There were quite a few sketchy moments where I found myself on the top of cliffs and very steep sections where I just went for and slid down grabbing trees, branches and vegetation as I controlled my slide. I was losing altitude quick and the only thing that slowed my pace from there were a few large boulder fields. I hadn’t looked at my GPS and just continued powering down, I stopped for a second as I heard something over the back a bit further down. I just made out a truck driving past in the distance. I knew it was the road and I wasn’t that far away, I carried on down but soon surprisingly noticed when about 100 metres away that it was exactly the spot I had started my climb from. I had been crabbing to my left as I was descending as that was the way I needed to head on the road but to rejoin right at the bottom was typical but I was just relieved I had got down before dark. I had little choice but to get changed into dry and clean clothes in a small dugout beside the raised main road. A bus went past as I was just getting cleaned up and upon looking at my timetable a few minutes later it was the last one of the day, Typical.

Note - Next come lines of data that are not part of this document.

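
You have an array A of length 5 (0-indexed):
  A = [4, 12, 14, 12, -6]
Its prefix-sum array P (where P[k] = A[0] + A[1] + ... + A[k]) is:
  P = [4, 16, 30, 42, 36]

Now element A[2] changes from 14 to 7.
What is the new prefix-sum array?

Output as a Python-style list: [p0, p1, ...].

Change: A[2] 14 -> 7, delta = -7
P[k] for k < 2: unchanged (A[2] not included)
P[k] for k >= 2: shift by delta = -7
  P[0] = 4 + 0 = 4
  P[1] = 16 + 0 = 16
  P[2] = 30 + -7 = 23
  P[3] = 42 + -7 = 35
  P[4] = 36 + -7 = 29

Answer: [4, 16, 23, 35, 29]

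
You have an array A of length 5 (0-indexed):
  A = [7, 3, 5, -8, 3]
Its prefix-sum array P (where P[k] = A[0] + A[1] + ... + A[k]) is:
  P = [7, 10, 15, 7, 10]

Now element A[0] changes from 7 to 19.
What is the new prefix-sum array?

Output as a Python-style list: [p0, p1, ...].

Change: A[0] 7 -> 19, delta = 12
P[k] for k < 0: unchanged (A[0] not included)
P[k] for k >= 0: shift by delta = 12
  P[0] = 7 + 12 = 19
  P[1] = 10 + 12 = 22
  P[2] = 15 + 12 = 27
  P[3] = 7 + 12 = 19
  P[4] = 10 + 12 = 22

Answer: [19, 22, 27, 19, 22]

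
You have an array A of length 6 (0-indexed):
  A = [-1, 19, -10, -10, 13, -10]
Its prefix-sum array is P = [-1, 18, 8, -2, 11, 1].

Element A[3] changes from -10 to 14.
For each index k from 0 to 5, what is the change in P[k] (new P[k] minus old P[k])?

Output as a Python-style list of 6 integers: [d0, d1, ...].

Element change: A[3] -10 -> 14, delta = 24
For k < 3: P[k] unchanged, delta_P[k] = 0
For k >= 3: P[k] shifts by exactly 24
Delta array: [0, 0, 0, 24, 24, 24]

Answer: [0, 0, 0, 24, 24, 24]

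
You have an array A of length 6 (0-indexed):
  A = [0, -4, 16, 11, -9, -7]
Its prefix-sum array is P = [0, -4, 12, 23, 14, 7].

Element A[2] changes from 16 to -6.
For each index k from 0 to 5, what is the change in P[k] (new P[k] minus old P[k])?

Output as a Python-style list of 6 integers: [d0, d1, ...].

Element change: A[2] 16 -> -6, delta = -22
For k < 2: P[k] unchanged, delta_P[k] = 0
For k >= 2: P[k] shifts by exactly -22
Delta array: [0, 0, -22, -22, -22, -22]

Answer: [0, 0, -22, -22, -22, -22]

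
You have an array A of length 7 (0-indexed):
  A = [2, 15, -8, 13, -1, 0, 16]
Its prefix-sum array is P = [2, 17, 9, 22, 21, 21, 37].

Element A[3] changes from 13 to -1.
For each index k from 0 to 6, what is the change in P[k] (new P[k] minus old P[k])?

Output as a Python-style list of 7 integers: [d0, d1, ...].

Element change: A[3] 13 -> -1, delta = -14
For k < 3: P[k] unchanged, delta_P[k] = 0
For k >= 3: P[k] shifts by exactly -14
Delta array: [0, 0, 0, -14, -14, -14, -14]

Answer: [0, 0, 0, -14, -14, -14, -14]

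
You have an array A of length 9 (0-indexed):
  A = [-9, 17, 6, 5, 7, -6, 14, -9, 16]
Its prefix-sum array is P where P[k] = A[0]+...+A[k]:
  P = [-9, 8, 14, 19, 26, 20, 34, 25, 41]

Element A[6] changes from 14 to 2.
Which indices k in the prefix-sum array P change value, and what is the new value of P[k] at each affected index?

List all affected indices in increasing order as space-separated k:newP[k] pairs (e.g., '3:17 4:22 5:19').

P[k] = A[0] + ... + A[k]
P[k] includes A[6] iff k >= 6
Affected indices: 6, 7, ..., 8; delta = -12
  P[6]: 34 + -12 = 22
  P[7]: 25 + -12 = 13
  P[8]: 41 + -12 = 29

Answer: 6:22 7:13 8:29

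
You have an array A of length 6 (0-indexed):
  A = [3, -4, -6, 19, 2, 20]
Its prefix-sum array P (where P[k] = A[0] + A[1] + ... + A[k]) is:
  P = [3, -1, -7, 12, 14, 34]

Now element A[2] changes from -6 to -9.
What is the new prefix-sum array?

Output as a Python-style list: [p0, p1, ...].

Answer: [3, -1, -10, 9, 11, 31]

Derivation:
Change: A[2] -6 -> -9, delta = -3
P[k] for k < 2: unchanged (A[2] not included)
P[k] for k >= 2: shift by delta = -3
  P[0] = 3 + 0 = 3
  P[1] = -1 + 0 = -1
  P[2] = -7 + -3 = -10
  P[3] = 12 + -3 = 9
  P[4] = 14 + -3 = 11
  P[5] = 34 + -3 = 31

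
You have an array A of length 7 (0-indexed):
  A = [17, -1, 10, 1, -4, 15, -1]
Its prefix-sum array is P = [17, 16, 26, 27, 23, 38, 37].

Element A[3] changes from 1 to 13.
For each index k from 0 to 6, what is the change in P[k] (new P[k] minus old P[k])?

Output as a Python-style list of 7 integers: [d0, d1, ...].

Element change: A[3] 1 -> 13, delta = 12
For k < 3: P[k] unchanged, delta_P[k] = 0
For k >= 3: P[k] shifts by exactly 12
Delta array: [0, 0, 0, 12, 12, 12, 12]

Answer: [0, 0, 0, 12, 12, 12, 12]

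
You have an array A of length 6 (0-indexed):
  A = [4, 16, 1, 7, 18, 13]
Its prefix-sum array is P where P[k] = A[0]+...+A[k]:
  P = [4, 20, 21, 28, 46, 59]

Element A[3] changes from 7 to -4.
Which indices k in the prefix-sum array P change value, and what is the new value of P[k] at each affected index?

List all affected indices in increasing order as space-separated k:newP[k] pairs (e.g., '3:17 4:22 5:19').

Answer: 3:17 4:35 5:48

Derivation:
P[k] = A[0] + ... + A[k]
P[k] includes A[3] iff k >= 3
Affected indices: 3, 4, ..., 5; delta = -11
  P[3]: 28 + -11 = 17
  P[4]: 46 + -11 = 35
  P[5]: 59 + -11 = 48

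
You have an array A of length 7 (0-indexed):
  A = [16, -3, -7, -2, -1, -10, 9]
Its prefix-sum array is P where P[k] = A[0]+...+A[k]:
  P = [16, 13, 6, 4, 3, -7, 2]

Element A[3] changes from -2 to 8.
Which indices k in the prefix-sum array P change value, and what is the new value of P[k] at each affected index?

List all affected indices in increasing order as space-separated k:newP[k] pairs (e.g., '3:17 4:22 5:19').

P[k] = A[0] + ... + A[k]
P[k] includes A[3] iff k >= 3
Affected indices: 3, 4, ..., 6; delta = 10
  P[3]: 4 + 10 = 14
  P[4]: 3 + 10 = 13
  P[5]: -7 + 10 = 3
  P[6]: 2 + 10 = 12

Answer: 3:14 4:13 5:3 6:12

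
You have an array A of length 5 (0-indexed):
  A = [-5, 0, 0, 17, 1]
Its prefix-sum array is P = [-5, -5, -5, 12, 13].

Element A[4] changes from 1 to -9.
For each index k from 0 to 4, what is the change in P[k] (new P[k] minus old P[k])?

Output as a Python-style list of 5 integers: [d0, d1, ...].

Answer: [0, 0, 0, 0, -10]

Derivation:
Element change: A[4] 1 -> -9, delta = -10
For k < 4: P[k] unchanged, delta_P[k] = 0
For k >= 4: P[k] shifts by exactly -10
Delta array: [0, 0, 0, 0, -10]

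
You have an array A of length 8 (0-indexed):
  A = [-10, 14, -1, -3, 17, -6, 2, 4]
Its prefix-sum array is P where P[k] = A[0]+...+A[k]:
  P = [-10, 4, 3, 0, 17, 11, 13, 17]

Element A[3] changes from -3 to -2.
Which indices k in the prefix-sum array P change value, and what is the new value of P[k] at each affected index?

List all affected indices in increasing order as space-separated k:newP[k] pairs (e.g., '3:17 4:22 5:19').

Answer: 3:1 4:18 5:12 6:14 7:18

Derivation:
P[k] = A[0] + ... + A[k]
P[k] includes A[3] iff k >= 3
Affected indices: 3, 4, ..., 7; delta = 1
  P[3]: 0 + 1 = 1
  P[4]: 17 + 1 = 18
  P[5]: 11 + 1 = 12
  P[6]: 13 + 1 = 14
  P[7]: 17 + 1 = 18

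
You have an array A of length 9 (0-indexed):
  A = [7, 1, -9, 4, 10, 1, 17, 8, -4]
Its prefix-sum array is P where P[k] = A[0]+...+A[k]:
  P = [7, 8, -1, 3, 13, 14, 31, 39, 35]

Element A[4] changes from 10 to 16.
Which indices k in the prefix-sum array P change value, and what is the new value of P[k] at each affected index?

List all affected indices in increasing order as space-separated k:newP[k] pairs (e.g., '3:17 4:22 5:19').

P[k] = A[0] + ... + A[k]
P[k] includes A[4] iff k >= 4
Affected indices: 4, 5, ..., 8; delta = 6
  P[4]: 13 + 6 = 19
  P[5]: 14 + 6 = 20
  P[6]: 31 + 6 = 37
  P[7]: 39 + 6 = 45
  P[8]: 35 + 6 = 41

Answer: 4:19 5:20 6:37 7:45 8:41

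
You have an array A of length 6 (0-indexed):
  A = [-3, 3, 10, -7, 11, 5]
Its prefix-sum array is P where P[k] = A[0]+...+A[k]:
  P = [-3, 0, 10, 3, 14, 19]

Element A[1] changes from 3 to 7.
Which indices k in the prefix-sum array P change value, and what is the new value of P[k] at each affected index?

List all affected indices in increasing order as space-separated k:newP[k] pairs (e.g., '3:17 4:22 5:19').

P[k] = A[0] + ... + A[k]
P[k] includes A[1] iff k >= 1
Affected indices: 1, 2, ..., 5; delta = 4
  P[1]: 0 + 4 = 4
  P[2]: 10 + 4 = 14
  P[3]: 3 + 4 = 7
  P[4]: 14 + 4 = 18
  P[5]: 19 + 4 = 23

Answer: 1:4 2:14 3:7 4:18 5:23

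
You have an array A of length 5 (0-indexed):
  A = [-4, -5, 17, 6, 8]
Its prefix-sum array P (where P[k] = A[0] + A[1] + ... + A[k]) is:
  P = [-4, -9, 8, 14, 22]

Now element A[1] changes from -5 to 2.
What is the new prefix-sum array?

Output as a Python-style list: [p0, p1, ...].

Change: A[1] -5 -> 2, delta = 7
P[k] for k < 1: unchanged (A[1] not included)
P[k] for k >= 1: shift by delta = 7
  P[0] = -4 + 0 = -4
  P[1] = -9 + 7 = -2
  P[2] = 8 + 7 = 15
  P[3] = 14 + 7 = 21
  P[4] = 22 + 7 = 29

Answer: [-4, -2, 15, 21, 29]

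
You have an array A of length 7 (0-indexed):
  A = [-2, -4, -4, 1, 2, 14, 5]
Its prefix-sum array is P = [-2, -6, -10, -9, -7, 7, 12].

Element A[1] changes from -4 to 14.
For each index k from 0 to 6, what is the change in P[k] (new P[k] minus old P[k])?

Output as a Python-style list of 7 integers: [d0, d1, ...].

Element change: A[1] -4 -> 14, delta = 18
For k < 1: P[k] unchanged, delta_P[k] = 0
For k >= 1: P[k] shifts by exactly 18
Delta array: [0, 18, 18, 18, 18, 18, 18]

Answer: [0, 18, 18, 18, 18, 18, 18]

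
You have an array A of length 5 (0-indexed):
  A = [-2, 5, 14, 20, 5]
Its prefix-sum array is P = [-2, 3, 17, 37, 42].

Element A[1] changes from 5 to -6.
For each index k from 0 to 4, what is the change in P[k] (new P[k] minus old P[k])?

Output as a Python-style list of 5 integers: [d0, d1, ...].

Answer: [0, -11, -11, -11, -11]

Derivation:
Element change: A[1] 5 -> -6, delta = -11
For k < 1: P[k] unchanged, delta_P[k] = 0
For k >= 1: P[k] shifts by exactly -11
Delta array: [0, -11, -11, -11, -11]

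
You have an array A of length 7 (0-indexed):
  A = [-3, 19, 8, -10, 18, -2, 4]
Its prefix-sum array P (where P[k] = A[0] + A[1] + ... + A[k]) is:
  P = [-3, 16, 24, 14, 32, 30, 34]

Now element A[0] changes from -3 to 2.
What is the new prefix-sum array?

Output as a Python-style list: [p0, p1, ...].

Change: A[0] -3 -> 2, delta = 5
P[k] for k < 0: unchanged (A[0] not included)
P[k] for k >= 0: shift by delta = 5
  P[0] = -3 + 5 = 2
  P[1] = 16 + 5 = 21
  P[2] = 24 + 5 = 29
  P[3] = 14 + 5 = 19
  P[4] = 32 + 5 = 37
  P[5] = 30 + 5 = 35
  P[6] = 34 + 5 = 39

Answer: [2, 21, 29, 19, 37, 35, 39]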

After bagging up all of my filthy clothes I had now little choice but to walk back to my hotel from the trailhead. I didn’t mind though, The start and finish point that most people have don’t always apply to me on my climbs haha! It was by now starting to get dark, I had 11 Kilometres to walk but it was mostly downhill and I hoped I would be able to get a few much-needed drinks from shops marked on my map. After about 45 minutes of walking, I found a shop and as I exited a bus was coming down the street. I flagged it down and said Victoria, He nodded and I gave him 10 and said just keep the change. I was the only one on there and the breeze from my window felt fantastic.


We soon reached the bus station and I decided to walk the 2.5 km from there back to my hotel via the local shop. I had thought of just getting in the shower with my boots on when I saw the state of them but instead, after cleaning myself up, I had some noodles and then spent 2 hours thoroughly deep cleaning my boots and bag with washing powder I got from the shop. I hung them up in the shower cubicle and hiped they would be dry for the following day. It was a contingency day but I wanted to head to a few beaches and relax. It was a relaxing evening with many more noodles and snacks then a great sleep.


I woke up the following day happily knowing it was mission complete and I could relax. I knew the bus I needed to take me to Grand Anse beach, I was up early so sat on the balcony as the sun continued drying off my still slightly damp boots before walking to the main bus station in Victoria. Sat down and was profusely sweating along with everyone else and just smiled. I had a good few hours walking up and down the beach, there were great views of the high point from the far side. A couple was getting married on the beach with several large marquees too. I watched the locals for a while along with some guys who were doing a reroof on a property with metal sheeting an angle grinder and tin snips. I then headed back to the hotel for my last evening before the long journey home. All in all, a very eventful, challenging but rewarding African adventure climbing another 4 country high points.